Dan penyerupaan bisa terjadi dalam cara berpakaian, cara berbicara dan terkadang dalam cara berjalan dan semisalnya. Maka di saat seorang laki-laki melakukan sesuatu yang merupakan kekhususan wanita dalam cara berjalan, cara berbicara atau cara berpakaian maka dia telah masuk ke dalam laknat, atau di saat seorang wanita melakukan sesuatu yang merupakan kekhususan laki-laki dalam cara berjalan, cara berbicara atau cara berpakaian maka dia telah masuk ke dalam laknat tersebut.

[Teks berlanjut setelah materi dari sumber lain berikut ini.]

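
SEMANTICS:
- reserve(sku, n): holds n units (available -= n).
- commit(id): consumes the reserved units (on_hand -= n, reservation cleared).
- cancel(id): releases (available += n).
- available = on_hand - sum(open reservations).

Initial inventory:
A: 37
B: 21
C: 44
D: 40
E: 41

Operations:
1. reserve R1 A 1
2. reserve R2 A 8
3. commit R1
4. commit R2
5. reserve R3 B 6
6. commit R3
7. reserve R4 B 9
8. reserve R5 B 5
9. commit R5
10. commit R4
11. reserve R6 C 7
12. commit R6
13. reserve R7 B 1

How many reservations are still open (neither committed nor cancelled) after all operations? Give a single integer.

Answer: 1

Derivation:
Step 1: reserve R1 A 1 -> on_hand[A=37 B=21 C=44 D=40 E=41] avail[A=36 B=21 C=44 D=40 E=41] open={R1}
Step 2: reserve R2 A 8 -> on_hand[A=37 B=21 C=44 D=40 E=41] avail[A=28 B=21 C=44 D=40 E=41] open={R1,R2}
Step 3: commit R1 -> on_hand[A=36 B=21 C=44 D=40 E=41] avail[A=28 B=21 C=44 D=40 E=41] open={R2}
Step 4: commit R2 -> on_hand[A=28 B=21 C=44 D=40 E=41] avail[A=28 B=21 C=44 D=40 E=41] open={}
Step 5: reserve R3 B 6 -> on_hand[A=28 B=21 C=44 D=40 E=41] avail[A=28 B=15 C=44 D=40 E=41] open={R3}
Step 6: commit R3 -> on_hand[A=28 B=15 C=44 D=40 E=41] avail[A=28 B=15 C=44 D=40 E=41] open={}
Step 7: reserve R4 B 9 -> on_hand[A=28 B=15 C=44 D=40 E=41] avail[A=28 B=6 C=44 D=40 E=41] open={R4}
Step 8: reserve R5 B 5 -> on_hand[A=28 B=15 C=44 D=40 E=41] avail[A=28 B=1 C=44 D=40 E=41] open={R4,R5}
Step 9: commit R5 -> on_hand[A=28 B=10 C=44 D=40 E=41] avail[A=28 B=1 C=44 D=40 E=41] open={R4}
Step 10: commit R4 -> on_hand[A=28 B=1 C=44 D=40 E=41] avail[A=28 B=1 C=44 D=40 E=41] open={}
Step 11: reserve R6 C 7 -> on_hand[A=28 B=1 C=44 D=40 E=41] avail[A=28 B=1 C=37 D=40 E=41] open={R6}
Step 12: commit R6 -> on_hand[A=28 B=1 C=37 D=40 E=41] avail[A=28 B=1 C=37 D=40 E=41] open={}
Step 13: reserve R7 B 1 -> on_hand[A=28 B=1 C=37 D=40 E=41] avail[A=28 B=0 C=37 D=40 E=41] open={R7}
Open reservations: ['R7'] -> 1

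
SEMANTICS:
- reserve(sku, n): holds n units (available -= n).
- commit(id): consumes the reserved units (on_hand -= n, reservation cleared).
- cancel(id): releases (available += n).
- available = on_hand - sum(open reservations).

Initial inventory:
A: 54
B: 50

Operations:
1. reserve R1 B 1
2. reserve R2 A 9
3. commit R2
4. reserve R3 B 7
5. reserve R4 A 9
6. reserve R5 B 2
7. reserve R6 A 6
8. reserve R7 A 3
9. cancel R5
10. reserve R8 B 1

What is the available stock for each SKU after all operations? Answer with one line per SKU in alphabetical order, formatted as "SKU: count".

Step 1: reserve R1 B 1 -> on_hand[A=54 B=50] avail[A=54 B=49] open={R1}
Step 2: reserve R2 A 9 -> on_hand[A=54 B=50] avail[A=45 B=49] open={R1,R2}
Step 3: commit R2 -> on_hand[A=45 B=50] avail[A=45 B=49] open={R1}
Step 4: reserve R3 B 7 -> on_hand[A=45 B=50] avail[A=45 B=42] open={R1,R3}
Step 5: reserve R4 A 9 -> on_hand[A=45 B=50] avail[A=36 B=42] open={R1,R3,R4}
Step 6: reserve R5 B 2 -> on_hand[A=45 B=50] avail[A=36 B=40] open={R1,R3,R4,R5}
Step 7: reserve R6 A 6 -> on_hand[A=45 B=50] avail[A=30 B=40] open={R1,R3,R4,R5,R6}
Step 8: reserve R7 A 3 -> on_hand[A=45 B=50] avail[A=27 B=40] open={R1,R3,R4,R5,R6,R7}
Step 9: cancel R5 -> on_hand[A=45 B=50] avail[A=27 B=42] open={R1,R3,R4,R6,R7}
Step 10: reserve R8 B 1 -> on_hand[A=45 B=50] avail[A=27 B=41] open={R1,R3,R4,R6,R7,R8}

Answer: A: 27
B: 41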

3.       Disunnahkan Menampakkan Nikmat Allah Dalam Berpakaian dan yang Lainnya
Disunnahkan bagi orang yang Allah berikan harta agar menampakkan adanya pengaruh nikmat Allah itu atasnya dengan mengenakan pakaian indah tanpa sikap berlebih-lebihan dan tanpa kesombongan, dan janganlah ia terlalu menekan diri sendiri atau kikir dengan hartanya, bahkan hendaklah ia mengenakan pakaian baru lagi indah dan bersih untuk menampakkan nikmat Allah atasnya.
Diriwayatkan dari Abul Ahwash, dari ayahnya, ia berkata, “Aku pernah mendatangi Nabi dengan pakaian yang lusuh. Maka beliau bertanya, ‘Apakah engkau memiliki harta?’ Abul Ahwash menjawab, ‘Ya’. Beliau bertanya, ‘Harta yang mana?’ Abul Ahwash menjawab, ‘Allah telah memberiku beberapa sapi dan kambing, kuda dan budak. Nabi bersabda, ‘Apabila Allah telah memberimu harta, hendaklah engkau menampakkan pengaruh nikmat dan kedermawanan-Nya atasmu.’”
Dan dalam hal ini manusia berada di dua sisi dan pertengahan, satu kaum terlalu menekan dirinya dan terlalu berhemat, entah karena alasan agama—menurut persangkaan mereka—atau karena bakhil. Satu kaum berlebih-lebihan dan melampaui batas, mereka membelanjakan banyak harta untuk membeli pakaian yang akan mudah usang. Dan terakhir adalah kaum yang berada di pertengahan, mereka menampakkan nikmat Allah atas mereka dalam pakaian dan tempat tinggal tanpa berlebih-lebihan dan tidak pula menyombongkan diri.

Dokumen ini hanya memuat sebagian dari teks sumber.